Comment by surfacenexus

14 hours ago

“Google is dead” feels overstated. What is actually breaking is the click based retrieval and attribution model once answers start getting synthesized upstream.

When discovery is mediated by LLMs, ranking a page is no longer sufficient because the system is not choosing a single best document. It is assembling an answer from spans that fit its internal representation of the problem, which quietly invalidates many of the assumptions SEO and ads were built on.

You can see this shift in the kinds of services being offered now. Instead of focusing on links, keywords, or bid optimization, teams are spending time on structured content that breaks cleanly into answerable fragments, on entity relationships and schema that make concepts legible to models, and on persona driven content that anticipates how questions will be interpreted rather than how pages will rank.

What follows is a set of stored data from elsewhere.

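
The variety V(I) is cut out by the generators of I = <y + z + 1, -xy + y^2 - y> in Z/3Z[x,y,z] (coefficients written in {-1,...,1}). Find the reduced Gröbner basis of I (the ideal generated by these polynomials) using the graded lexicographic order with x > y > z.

G = {xz + z^2 + x - 1, y + z + 1}

This is the nonlinear analogue of row-reducing a linear system.

f_1 = y + z + 1, LT = y.
f_2 = -xy + y^2 - y, LT = xy.

S(f_1,f_2): lcm = xy. S = xz + y^2 + x - y.
  leading term xz: no divisor's leading term divides it; move xz to the remainder.
  leading term y^2: subtract (y)·f_1 from y^2 + x - y → -yz + x + y
  leading term yz: subtract (-z)·f_1 from -yz + x + y → z^2 + x + y + z
  leading term z^2: no divisor's leading term divides it; move z^2 to the remainder.
  leading term x: no divisor's leading term divides it; move x to the remainder.
  leading term y: subtract (1)·f_1 from y + z → -1
  leading term 1: no divisor's leading term divides it; move -1 to the remainder.
  remainder xz + z^2 + x - 1 ≠ 0; add g_3 = xz + z^2 + x - 1 to the basis.

S(f_1,g_3): leading monomials are coprime, so the S-polynomial reduces to 0 (Buchberger's first criterion).
S(f_2,g_3): lcm = xyz. S = -y^2z - yz^2 - xy + yz + y.
  leading term y^2z: subtract (-yz)·f_1 from -y^2z - yz^2 - xy + yz + y → -xy - yz + y
  leading term xy: subtract (-x)·f_1 from -xy - yz + y → xz - yz + x + y
  leading term xz: subtract (1)·g_3 from xz - yz + x + y → -yz - z^2 + y + 1
  leading term yz: subtract (-z)·f_1 from -yz - z^2 + y + 1 → y + z + 1
  leading term y: subtract (1)·f_1 from y + z + 1 → 0
  remainder 0.

Every S-polynomial of the final basis reduces to 0, so we have a Gröbner basis.
Inter-reduce: drop elements whose leading term is divisible by another's, tail-reduce, and make monic.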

Measurement is shifting as well. Instead of impressions and clicks, people are running prompt level tests, checking whether their content shows up across different models, and tracking inclusion and citation patterns rather than traffic. In many cases, strong traditional pages disappear entirely from answers while smaller, better structured sources surface.

From the outside this looks like traffic declining. Internally it feels more like a loss of observability, where you cannot tell whether you were excluded, partially used, or summarized away into latent knowledge.

Google will likely face the same issue as AI Mode expands. Generating answers is not the hard part. Defining what visibility means when the retrieval layer is no longer exposed is.